Ein Sequencer dient in erster Linie dem Einspielen von Musik. Dabei geht es nicht um das Aufnehmen und abspielen von Musik wie bei einem Tonbandgerät, sondern man sagt dem Computer welche Töne er spielen soll, wann er diese Töne spielen soll, wie lange die Töne dauern sollen, wie laut sie sein sollen und welches Instrument er dazu benutzen soll. Dies kann man über eine Keyboardtastatur die mit dem Computer verbunden ist, oder ganz einfach über die normale Computertastatur und die Maus. Dadurch, dass nicht "echte" Musik aufgezeichnet wird, sondern dem Computer eben nur Steuerdaten mitgeteilt werden, entstehen für die Weiterarbeit mit der Musik folgende bedeutende Vorteile: - Die Datenmenge der eingespielten Musik reduziert sich auf ein Minimum - Die Weiterarbeit (verändern, verschieben Einzelner Töne) gestaltet sich einiges einfacher
Diese Eigenschaften und Vorteile eines Sequencers prägten die Musik der heutigen Zeit sehr stark.
Sequencer History
Tonwalzenmechanik einer Spieluhr
Der älteste Sequenzer ist vielleicht die Tonwalzenmechanik einer Spieluhr. In diesem Mechanismus sind im Grunde auch Spieldaten gespeichert und zwar in Form von Metallstiften, die beim Drehen der Walze die Klangzungen mechanisch anschlagen. Die "Programmierung" eines Musikstücks auf einem solchen "Datenträger" setzte natürlich grosses handwerkliches Geschick voraus und war recht mühsam.
Step-Sequencer
Nach den mechanischen Sequencern folgten mit der Erfindung und Weiterentwicklung des Synthesizers die Step-Sequenzer. Der Name des Step Sequencers kommt daher, dass man jeden Ton Schritt für Schritt ("Step by Step") mit seinen Eigenschaften wie eben Tonhöhe, Dauer usw. programmieren musste. Anfangs waren dabei nur zwischen 8 und 64 Töne möglich.
MIDI-Sequencer
Der nächste Entwicklungsschritt war dann die Digitalisierung der Spieldaten, was deren Abspeicherung zunächst auf Tonbandkassetten und später auf Disketten erlaubte. Dann folgte die Echtzeitaufzeichnung durch direktes Einspielen mit Hilfe einer Tastatur. Schließlich wurde MIDI als universelle Sprache für elektronische Musikinstrumente eingeführt. Die heutigen Sequenzer sind überwiegend Geräte zur Aufzeichnung, Bearbeitung und Wiedergabe von MIDI-Daten.
Hardware Sequenzer
- Doepfer MAQ16/3
- Kawai Q80
- MAM SQ16
- Synthanorma Sequenzer
- Moog 960
- ARP Sequencer
- SND Sam16
Software Sequenzer
- Ableton Live
- Apple Logic (ehemals Emagic)
- Cakewalk Sonar
- Image Line FL Studio (ehemals Fruity Loops)

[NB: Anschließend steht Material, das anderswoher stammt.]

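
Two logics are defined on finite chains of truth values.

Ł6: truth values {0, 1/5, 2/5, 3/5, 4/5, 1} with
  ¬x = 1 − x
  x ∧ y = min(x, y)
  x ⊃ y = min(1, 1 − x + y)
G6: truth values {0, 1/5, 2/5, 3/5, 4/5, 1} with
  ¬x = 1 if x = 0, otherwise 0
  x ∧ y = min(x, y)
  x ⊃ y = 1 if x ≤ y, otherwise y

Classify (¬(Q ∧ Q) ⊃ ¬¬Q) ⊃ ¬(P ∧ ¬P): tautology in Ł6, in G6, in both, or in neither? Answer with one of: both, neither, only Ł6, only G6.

In Ł6: at P = 1/5, Q = 3/5 the value is 4/5 — not a tautology.
In G6: every assignment gives 1 — tautology.

only G6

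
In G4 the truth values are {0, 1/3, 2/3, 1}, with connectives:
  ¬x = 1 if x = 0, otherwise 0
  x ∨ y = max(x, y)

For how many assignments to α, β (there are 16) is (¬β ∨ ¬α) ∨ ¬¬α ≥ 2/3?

16

α = 0, β = 0 ↦ 1  ≥
α = 0, β = 1/3 ↦ 1  ≥
α = 0, β = 2/3 ↦ 1  ≥
α = 0, β = 1 ↦ 1  ≥
α = 1/3, β = 0 ↦ 1  ≥
α = 1/3, β = 1/3 ↦ 1  ≥
α = 1/3, β = 2/3 ↦ 1  ≥
α = 1/3, β = 1 ↦ 1  ≥
α = 2/3, β = 0 ↦ 1  ≥
α = 2/3, β = 1/3 ↦ 1  ≥
α = 2/3, β = 2/3 ↦ 1  ≥
α = 2/3, β = 1 ↦ 1  ≥
α = 1, β = 0 ↦ 1  ≥
α = 1, β = 1/3 ↦ 1  ≥
α = 1, β = 2/3 ↦ 1  ≥
α = 1, β = 1 ↦ 1  ≥
So 16 of the 16 assignments meet the threshold.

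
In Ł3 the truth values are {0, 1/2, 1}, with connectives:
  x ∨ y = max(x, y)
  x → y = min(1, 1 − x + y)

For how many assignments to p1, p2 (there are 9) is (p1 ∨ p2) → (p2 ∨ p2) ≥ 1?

p1 = 0, p2 = 0 ↦ 1  ≥
p1 = 0, p2 = 1/2 ↦ 1  ≥
p1 = 0, p2 = 1 ↦ 1  ≥
p1 = 1/2, p2 = 0 ↦ 1/2  <
p1 = 1/2, p2 = 1/2 ↦ 1  ≥
p1 = 1/2, p2 = 1 ↦ 1  ≥
p1 = 1, p2 = 0 ↦ 0  <
p1 = 1, p2 = 1/2 ↦ 1/2  <
p1 = 1, p2 = 1 ↦ 1  ≥
So 6 of the 9 assignments meet the threshold.

6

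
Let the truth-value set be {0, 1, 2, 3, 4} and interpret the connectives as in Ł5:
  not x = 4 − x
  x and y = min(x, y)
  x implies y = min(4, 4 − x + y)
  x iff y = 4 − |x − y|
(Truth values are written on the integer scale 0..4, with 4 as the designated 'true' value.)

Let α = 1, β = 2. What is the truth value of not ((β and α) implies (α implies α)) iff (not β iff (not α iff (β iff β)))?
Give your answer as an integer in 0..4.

1

β and α = 2 and 1 = 1
α implies α = 1 implies 1 = 4
(β and α) implies (α implies α) = 1 implies 4 = 4
not ((β and α) implies (α implies α)) = not 4 = 0
not β = not 2 = 2
not α = not 1 = 3
β iff β = 2 iff 2 = 4
not α iff (β iff β) = 3 iff 4 = 3
not β iff (not α iff (β iff β)) = 2 iff 3 = 3
not ((β and α) implies (α implies α)) iff (not β iff (not α iff (β iff β))) = 0 iff 3 = 1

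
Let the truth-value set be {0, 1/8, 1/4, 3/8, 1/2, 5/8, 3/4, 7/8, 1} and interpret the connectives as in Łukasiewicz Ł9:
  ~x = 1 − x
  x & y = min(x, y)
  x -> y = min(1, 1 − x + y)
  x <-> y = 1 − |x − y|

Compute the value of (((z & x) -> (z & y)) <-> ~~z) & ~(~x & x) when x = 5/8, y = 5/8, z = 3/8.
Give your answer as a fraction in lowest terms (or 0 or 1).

z & x = 3/8 & 5/8 = 3/8
z & y = 3/8 & 5/8 = 3/8
(z & x) -> (z & y) = 3/8 -> 3/8 = 1
~z = ~3/8 = 5/8
~~z = ~5/8 = 3/8
((z & x) -> (z & y)) <-> ~~z = 1 <-> 3/8 = 3/8
~x = ~5/8 = 3/8
~x & x = 3/8 & 5/8 = 3/8
~(~x & x) = ~3/8 = 5/8
(((z & x) -> (z & y)) <-> ~~z) & ~(~x & x) = 3/8 & 5/8 = 3/8

3/8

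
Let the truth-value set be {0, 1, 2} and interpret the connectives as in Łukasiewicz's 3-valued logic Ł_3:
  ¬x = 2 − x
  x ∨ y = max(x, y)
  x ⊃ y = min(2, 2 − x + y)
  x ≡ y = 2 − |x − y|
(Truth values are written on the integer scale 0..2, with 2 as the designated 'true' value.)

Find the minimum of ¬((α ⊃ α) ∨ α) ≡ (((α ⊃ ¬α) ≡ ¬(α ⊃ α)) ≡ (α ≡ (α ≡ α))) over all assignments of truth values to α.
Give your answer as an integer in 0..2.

0

Take α = 0:
α ⊃ α = 0 ⊃ 0 = 2
(α ⊃ α) ∨ α = 2 ∨ 0 = 2
¬((α ⊃ α) ∨ α) = ¬2 = 0
¬α = ¬0 = 2
α ⊃ ¬α = 0 ⊃ 2 = 2
α ⊃ α = 0 ⊃ 0 = 2
¬(α ⊃ α) = ¬2 = 0
(α ⊃ ¬α) ≡ ¬(α ⊃ α) = 2 ≡ 0 = 0
α ≡ α = 0 ≡ 0 = 2
α ≡ (α ≡ α) = 0 ≡ 2 = 0
((α ⊃ ¬α) ≡ ¬(α ⊃ α)) ≡ (α ≡ (α ≡ α)) = 0 ≡ 0 = 2
¬((α ⊃ α) ∨ α) ≡ (((α ⊃ ¬α) ≡ ¬(α ⊃ α)) ≡ (α ≡ (α ≡ α))) = 0 ≡ 2 = 0
No assignment yields a value below 0, so this is the minimum.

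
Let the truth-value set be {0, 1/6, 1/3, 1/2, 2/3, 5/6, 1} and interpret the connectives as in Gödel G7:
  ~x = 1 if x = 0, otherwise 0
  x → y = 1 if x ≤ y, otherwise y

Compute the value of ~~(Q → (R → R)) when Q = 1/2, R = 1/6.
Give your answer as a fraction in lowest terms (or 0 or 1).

R → R = 1/6 → 1/6 = 1
Q → (R → R) = 1/2 → 1 = 1
~(Q → (R → R)) = ~1 = 0
~~(Q → (R → R)) = ~0 = 1

1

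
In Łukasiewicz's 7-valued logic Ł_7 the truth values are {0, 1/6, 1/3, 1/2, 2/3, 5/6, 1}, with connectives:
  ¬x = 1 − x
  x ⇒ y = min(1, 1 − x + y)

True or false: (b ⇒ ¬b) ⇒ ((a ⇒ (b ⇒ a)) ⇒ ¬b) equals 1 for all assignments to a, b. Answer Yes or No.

No

Counterexample: take a = 0, b = 1/6.
¬b = ¬1/6 = 5/6
b ⇒ ¬b = 1/6 ⇒ 5/6 = 1
b ⇒ a = 1/6 ⇒ 0 = 5/6
a ⇒ (b ⇒ a) = 0 ⇒ 5/6 = 1
¬b = ¬1/6 = 5/6
(a ⇒ (b ⇒ a)) ⇒ ¬b = 1 ⇒ 5/6 = 5/6
(b ⇒ ¬b) ⇒ ((a ⇒ (b ⇒ a)) ⇒ ¬b) = 1 ⇒ 5/6 = 5/6
This gives 5/6 ≠ 1.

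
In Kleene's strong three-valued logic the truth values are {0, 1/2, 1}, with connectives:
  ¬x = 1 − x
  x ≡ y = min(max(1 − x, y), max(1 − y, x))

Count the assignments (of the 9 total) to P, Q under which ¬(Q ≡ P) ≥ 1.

P = 0, Q = 0 ↦ 0  <
P = 0, Q = 1/2 ↦ 1/2  <
P = 0, Q = 1 ↦ 1  ≥
P = 1/2, Q = 0 ↦ 1/2  <
P = 1/2, Q = 1/2 ↦ 1/2  <
P = 1/2, Q = 1 ↦ 1/2  <
P = 1, Q = 0 ↦ 1  ≥
P = 1, Q = 1/2 ↦ 1/2  <
P = 1, Q = 1 ↦ 0  <
So 2 of the 9 assignments meet the threshold.

2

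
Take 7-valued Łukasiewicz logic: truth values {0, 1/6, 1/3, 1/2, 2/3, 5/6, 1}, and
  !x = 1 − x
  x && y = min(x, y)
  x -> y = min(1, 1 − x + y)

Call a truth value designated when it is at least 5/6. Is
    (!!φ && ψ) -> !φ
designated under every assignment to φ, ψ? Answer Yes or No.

No

Counterexample: take φ = 2/3, ψ = 2/3.
!φ = !2/3 = 1/3
!!φ = !1/3 = 2/3
!!φ && ψ = 2/3 && 2/3 = 2/3
!φ = !2/3 = 1/3
(!!φ && ψ) -> !φ = 2/3 -> 1/3 = 2/3
This gives 2/3, which is below 5/6.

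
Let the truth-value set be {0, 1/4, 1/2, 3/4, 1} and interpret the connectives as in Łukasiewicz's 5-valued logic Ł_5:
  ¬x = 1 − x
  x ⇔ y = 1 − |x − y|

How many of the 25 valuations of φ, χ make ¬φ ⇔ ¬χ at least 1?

value 1: 5 assignments (counts)
value 3/4: 8 assignments
value 1/2: 6 assignments
value 1/4: 4 assignments
value 0: 2 assignments
So 5 of the 25 assignments meet the threshold.

5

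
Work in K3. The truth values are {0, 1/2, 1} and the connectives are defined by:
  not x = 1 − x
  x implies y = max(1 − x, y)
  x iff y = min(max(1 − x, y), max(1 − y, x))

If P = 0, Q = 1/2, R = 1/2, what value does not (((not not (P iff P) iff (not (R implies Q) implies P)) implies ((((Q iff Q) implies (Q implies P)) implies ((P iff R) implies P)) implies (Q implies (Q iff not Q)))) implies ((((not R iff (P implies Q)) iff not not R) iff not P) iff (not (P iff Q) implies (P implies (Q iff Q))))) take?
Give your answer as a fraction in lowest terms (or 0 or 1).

P iff P = 0 iff 0 = 1
not (P iff P) = not 1 = 0
not not (P iff P) = not 0 = 1
R implies Q = 1/2 implies 1/2 = 1/2
not (R implies Q) = not 1/2 = 1/2
not (R implies Q) implies P = 1/2 implies 0 = 1/2
not not (P iff P) iff (not (R implies Q) implies P) = 1 iff 1/2 = 1/2
Q iff Q = 1/2 iff 1/2 = 1/2
Q implies P = 1/2 implies 0 = 1/2
(Q iff Q) implies (Q implies P) = 1/2 implies 1/2 = 1/2
P iff R = 0 iff 1/2 = 1/2
(P iff R) implies P = 1/2 implies 0 = 1/2
((Q iff Q) implies (Q implies P)) implies ((P iff R) implies P) = 1/2 implies 1/2 = 1/2
not Q = not 1/2 = 1/2
Q iff not Q = 1/2 iff 1/2 = 1/2
Q implies (Q iff not Q) = 1/2 implies 1/2 = 1/2
(((Q iff Q) implies (Q implies P)) implies ((P iff R) implies P)) implies (Q implies (Q iff not Q)) = 1/2 implies 1/2 = 1/2
(not not (P iff P) iff (not (R implies Q) implies P)) implies ((((Q iff Q) implies (Q implies P)) implies ((P iff R) implies P)) implies (Q implies (Q iff not Q))) = 1/2 implies 1/2 = 1/2
not R = not 1/2 = 1/2
P implies Q = 0 implies 1/2 = 1
not R iff (P implies Q) = 1/2 iff 1 = 1/2
not R = not 1/2 = 1/2
not not R = not 1/2 = 1/2
(not R iff (P implies Q)) iff not not R = 1/2 iff 1/2 = 1/2
not P = not 0 = 1
((not R iff (P implies Q)) iff not not R) iff not P = 1/2 iff 1 = 1/2
P iff Q = 0 iff 1/2 = 1/2
not (P iff Q) = not 1/2 = 1/2
Q iff Q = 1/2 iff 1/2 = 1/2
P implies (Q iff Q) = 0 implies 1/2 = 1
not (P iff Q) implies (P implies (Q iff Q)) = 1/2 implies 1 = 1
(((not R iff (P implies Q)) iff not not R) iff not P) iff (not (P iff Q) implies (P implies (Q iff Q))) = 1/2 iff 1 = 1/2
((not not (P iff P) iff (not (R implies Q) implies P)) implies ((((Q iff Q) implies (Q implies P)) implies ((P iff R) implies P)) implies (Q implies (Q iff not Q)))) implies ((((not R iff (P implies Q)) iff not not R) iff not P) iff (not (P iff Q) implies (P implies (Q iff Q)))) = 1/2 implies 1/2 = 1/2
not (((not not (P iff P) iff (not (R implies Q) implies P)) implies ((((Q iff Q) implies (Q implies P)) implies ((P iff R) implies P)) implies (Q implies (Q iff not Q)))) implies ((((not R iff (P implies Q)) iff not not R) iff not P) iff (not (P iff Q) implies (P implies (Q iff Q))))) = not 1/2 = 1/2

1/2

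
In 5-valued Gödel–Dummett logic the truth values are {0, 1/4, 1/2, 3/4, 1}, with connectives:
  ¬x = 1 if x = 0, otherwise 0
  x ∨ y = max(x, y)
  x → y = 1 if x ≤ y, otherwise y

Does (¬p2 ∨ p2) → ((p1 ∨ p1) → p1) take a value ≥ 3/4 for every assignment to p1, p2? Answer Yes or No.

Yes

At p1 = 1/2, p2 = 3/4, for instance:
¬p2 = ¬3/4 = 0
¬p2 ∨ p2 = 0 ∨ 3/4 = 3/4
p1 ∨ p1 = 1/2 ∨ 1/2 = 1/2
(p1 ∨ p1) → p1 = 1/2 → 1/2 = 1
(¬p2 ∨ p2) → ((p1 ∨ p1) → p1) = 3/4 → 1 = 1
and checking the remaining 24 assignments likewise gives ≥ 3/4 in every case.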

- Magix Music Maker, Samplitude
- MOTU Digital Performer
- Rosegarden
- Steinberg Cubase
Neben diesen sehr bekannten Vertetern der Sequenzer gibt es auch sogenannte Tracker, die seit Mitte der 80er Jahre verwendet wurden und mittlerweile nur mehr von Liebhabern verwendet werden. Die Dateiformate MOD und z.B. XM, IT, S3M, OCT, NST, AMF sind spezielle Tracker-Formate.
Weitere Software-Synthesizer, die den Tracker-Gedanken weiter führen, sind z.B. Jeskolas Buzz, HotKeys BUZZle, Ensonics Buzztard, cockslap, halfo, Aero Studio, psycle und visnorwig/akalyne.